2. Why do you write?
I love the process of writing. As Harper Lee said, “Any writer worth his salt writes to please himself.” This is certainly true for me. I get so much satisfaction out of the process of writing , without anything else attached to it. The process alone is enough to sustain me. That isn’t to say I don’t want to share my writing with others—I have a deep desire to share what I write with the world. But that’s secondary to the process of writing itself, which has so many gifts to offer. I feel that every time I sit down to write I come away from it a better person. I come away with new insights, clarity I did not have before, a new perspective on life, perhaps more understanding and compassionate and forgiving.
3. What does your writing process look like?
My writing process ebbs and flows. It’s constantly changing. Sometimes I write at the computer, other times I write while I walk early in the morning, and sometimes I prefer the old fashioned way… just pen and paper. I try to write for at least an hour each morning during the week, before work.
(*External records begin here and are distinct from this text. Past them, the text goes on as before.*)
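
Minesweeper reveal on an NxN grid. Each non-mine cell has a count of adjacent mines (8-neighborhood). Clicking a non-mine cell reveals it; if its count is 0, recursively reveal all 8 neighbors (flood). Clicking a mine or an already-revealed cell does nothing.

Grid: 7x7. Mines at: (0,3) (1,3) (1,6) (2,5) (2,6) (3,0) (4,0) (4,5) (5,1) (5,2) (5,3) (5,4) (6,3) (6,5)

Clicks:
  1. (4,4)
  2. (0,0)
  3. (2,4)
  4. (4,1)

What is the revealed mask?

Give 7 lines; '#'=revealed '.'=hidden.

Click 1 (4,4) count=3: revealed 1 new [(4,4)] -> total=1
Click 2 (0,0) count=0: revealed 9 new [(0,0) (0,1) (0,2) (1,0) (1,1) (1,2) (2,0) (2,1) (2,2)] -> total=10
Click 3 (2,4) count=2: revealed 1 new [(2,4)] -> total=11
Click 4 (4,1) count=4: revealed 1 new [(4,1)] -> total=12

Answer: ###....
###....
###.#..
.......
.#..#..
.......
.......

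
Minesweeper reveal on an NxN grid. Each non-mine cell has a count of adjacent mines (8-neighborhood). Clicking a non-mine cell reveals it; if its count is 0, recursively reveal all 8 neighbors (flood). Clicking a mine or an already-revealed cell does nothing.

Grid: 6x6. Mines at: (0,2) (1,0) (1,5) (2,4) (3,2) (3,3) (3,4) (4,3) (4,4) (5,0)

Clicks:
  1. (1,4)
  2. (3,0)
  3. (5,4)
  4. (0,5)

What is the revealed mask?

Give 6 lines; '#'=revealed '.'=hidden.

Click 1 (1,4) count=2: revealed 1 new [(1,4)] -> total=1
Click 2 (3,0) count=0: revealed 6 new [(2,0) (2,1) (3,0) (3,1) (4,0) (4,1)] -> total=7
Click 3 (5,4) count=2: revealed 1 new [(5,4)] -> total=8
Click 4 (0,5) count=1: revealed 1 new [(0,5)] -> total=9

Answer: .....#
....#.
##....
##....
##....
....#.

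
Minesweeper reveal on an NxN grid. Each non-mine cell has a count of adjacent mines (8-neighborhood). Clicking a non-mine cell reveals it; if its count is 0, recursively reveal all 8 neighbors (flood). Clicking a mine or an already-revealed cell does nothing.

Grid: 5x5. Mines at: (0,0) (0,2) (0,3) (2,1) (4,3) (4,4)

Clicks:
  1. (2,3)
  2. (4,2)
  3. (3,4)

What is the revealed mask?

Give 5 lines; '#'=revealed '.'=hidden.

Click 1 (2,3) count=0: revealed 9 new [(1,2) (1,3) (1,4) (2,2) (2,3) (2,4) (3,2) (3,3) (3,4)] -> total=9
Click 2 (4,2) count=1: revealed 1 new [(4,2)] -> total=10
Click 3 (3,4) count=2: revealed 0 new [(none)] -> total=10

Answer: .....
..###
..###
..###
..#..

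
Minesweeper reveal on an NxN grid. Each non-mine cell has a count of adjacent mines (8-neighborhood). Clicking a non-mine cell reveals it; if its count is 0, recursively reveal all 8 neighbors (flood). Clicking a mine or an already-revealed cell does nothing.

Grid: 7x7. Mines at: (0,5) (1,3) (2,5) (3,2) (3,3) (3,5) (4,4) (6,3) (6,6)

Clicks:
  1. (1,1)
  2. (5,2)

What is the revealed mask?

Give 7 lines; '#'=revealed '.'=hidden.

Answer: ###....
###....
###....
##.....
###....
###....
###....

Derivation:
Click 1 (1,1) count=0: revealed 20 new [(0,0) (0,1) (0,2) (1,0) (1,1) (1,2) (2,0) (2,1) (2,2) (3,0) (3,1) (4,0) (4,1) (4,2) (5,0) (5,1) (5,2) (6,0) (6,1) (6,2)] -> total=20
Click 2 (5,2) count=1: revealed 0 new [(none)] -> total=20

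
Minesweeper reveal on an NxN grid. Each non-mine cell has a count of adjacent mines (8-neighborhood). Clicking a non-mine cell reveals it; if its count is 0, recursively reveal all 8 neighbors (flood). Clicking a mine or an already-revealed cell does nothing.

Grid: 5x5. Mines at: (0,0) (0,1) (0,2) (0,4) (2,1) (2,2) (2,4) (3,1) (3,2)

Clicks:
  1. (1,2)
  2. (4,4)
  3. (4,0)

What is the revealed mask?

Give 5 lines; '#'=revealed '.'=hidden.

Click 1 (1,2) count=4: revealed 1 new [(1,2)] -> total=1
Click 2 (4,4) count=0: revealed 4 new [(3,3) (3,4) (4,3) (4,4)] -> total=5
Click 3 (4,0) count=1: revealed 1 new [(4,0)] -> total=6

Answer: .....
..#..
.....
...##
#..##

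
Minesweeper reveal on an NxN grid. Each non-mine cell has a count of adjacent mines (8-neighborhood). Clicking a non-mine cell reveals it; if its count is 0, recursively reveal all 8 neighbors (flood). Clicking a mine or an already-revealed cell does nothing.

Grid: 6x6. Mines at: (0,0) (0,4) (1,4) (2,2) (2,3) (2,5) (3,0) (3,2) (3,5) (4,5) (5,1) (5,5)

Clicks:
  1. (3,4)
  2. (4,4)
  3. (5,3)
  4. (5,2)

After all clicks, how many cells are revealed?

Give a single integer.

Click 1 (3,4) count=4: revealed 1 new [(3,4)] -> total=1
Click 2 (4,4) count=3: revealed 1 new [(4,4)] -> total=2
Click 3 (5,3) count=0: revealed 5 new [(4,2) (4,3) (5,2) (5,3) (5,4)] -> total=7
Click 4 (5,2) count=1: revealed 0 new [(none)] -> total=7

Answer: 7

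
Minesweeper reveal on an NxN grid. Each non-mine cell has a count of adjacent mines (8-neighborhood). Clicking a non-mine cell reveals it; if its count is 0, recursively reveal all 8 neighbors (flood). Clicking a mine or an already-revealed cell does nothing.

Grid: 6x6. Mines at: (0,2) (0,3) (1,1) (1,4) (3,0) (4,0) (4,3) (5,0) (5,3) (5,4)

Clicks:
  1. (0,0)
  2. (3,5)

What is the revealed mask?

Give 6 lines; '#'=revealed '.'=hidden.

Answer: #.....
......
....##
....##
....##
......

Derivation:
Click 1 (0,0) count=1: revealed 1 new [(0,0)] -> total=1
Click 2 (3,5) count=0: revealed 6 new [(2,4) (2,5) (3,4) (3,5) (4,4) (4,5)] -> total=7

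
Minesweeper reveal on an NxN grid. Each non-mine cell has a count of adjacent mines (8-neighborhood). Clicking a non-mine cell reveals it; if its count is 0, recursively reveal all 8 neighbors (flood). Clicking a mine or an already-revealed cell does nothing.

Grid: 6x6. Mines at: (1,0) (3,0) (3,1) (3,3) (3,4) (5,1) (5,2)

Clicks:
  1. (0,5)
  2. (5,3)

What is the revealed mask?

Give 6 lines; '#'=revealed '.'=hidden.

Answer: .#####
.#####
.#####
......
......
...#..

Derivation:
Click 1 (0,5) count=0: revealed 15 new [(0,1) (0,2) (0,3) (0,4) (0,5) (1,1) (1,2) (1,3) (1,4) (1,5) (2,1) (2,2) (2,3) (2,4) (2,5)] -> total=15
Click 2 (5,3) count=1: revealed 1 new [(5,3)] -> total=16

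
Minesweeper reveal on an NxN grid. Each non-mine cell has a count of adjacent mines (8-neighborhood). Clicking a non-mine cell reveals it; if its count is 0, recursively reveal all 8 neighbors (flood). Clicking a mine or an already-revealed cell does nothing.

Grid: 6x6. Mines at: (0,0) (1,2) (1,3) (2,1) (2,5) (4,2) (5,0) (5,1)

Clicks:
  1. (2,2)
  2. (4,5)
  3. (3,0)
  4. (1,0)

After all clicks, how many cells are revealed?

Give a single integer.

Answer: 12

Derivation:
Click 1 (2,2) count=3: revealed 1 new [(2,2)] -> total=1
Click 2 (4,5) count=0: revealed 9 new [(3,3) (3,4) (3,5) (4,3) (4,4) (4,5) (5,3) (5,4) (5,5)] -> total=10
Click 3 (3,0) count=1: revealed 1 new [(3,0)] -> total=11
Click 4 (1,0) count=2: revealed 1 new [(1,0)] -> total=12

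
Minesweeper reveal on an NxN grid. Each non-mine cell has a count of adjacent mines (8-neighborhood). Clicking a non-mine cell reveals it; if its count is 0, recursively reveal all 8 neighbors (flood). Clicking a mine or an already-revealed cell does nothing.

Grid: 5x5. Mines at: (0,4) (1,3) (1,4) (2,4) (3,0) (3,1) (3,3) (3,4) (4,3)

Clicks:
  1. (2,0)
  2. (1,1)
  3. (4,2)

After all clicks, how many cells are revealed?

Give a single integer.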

I wish it were longer, of course, but this is what I’ve found works for me at this time in my life. On weekends, I’m able to write for longer, and my weekends seem to gravitate around my writing practice. I prefer to write in the morning, first thing when I wake up. I make a hot cup of tea or a maca latte and light some incense, and then I sit down to the work and begin. That is perhaps my favorite feeling in life.
4. What lesson(s) have you learned recently about writing?
I have learned that it is essential to be who I am. All of my life I have kept my writing a secret. I have been scared to share something so sacred with other people, even close friends. But eventually, this secret becomes a weight, a burden, if not shared. We cannot be silent about who we are. There comes a point when a voice inside us says, “I’m not waiting any longer…” and we know it is time to step fully into who we are. It’s time to share our truth and let ourselves be seen for who we are. There comes a time when we cannot wait another day… I am learning to trust this feeling, not to fear it, to listen to it when it speaks.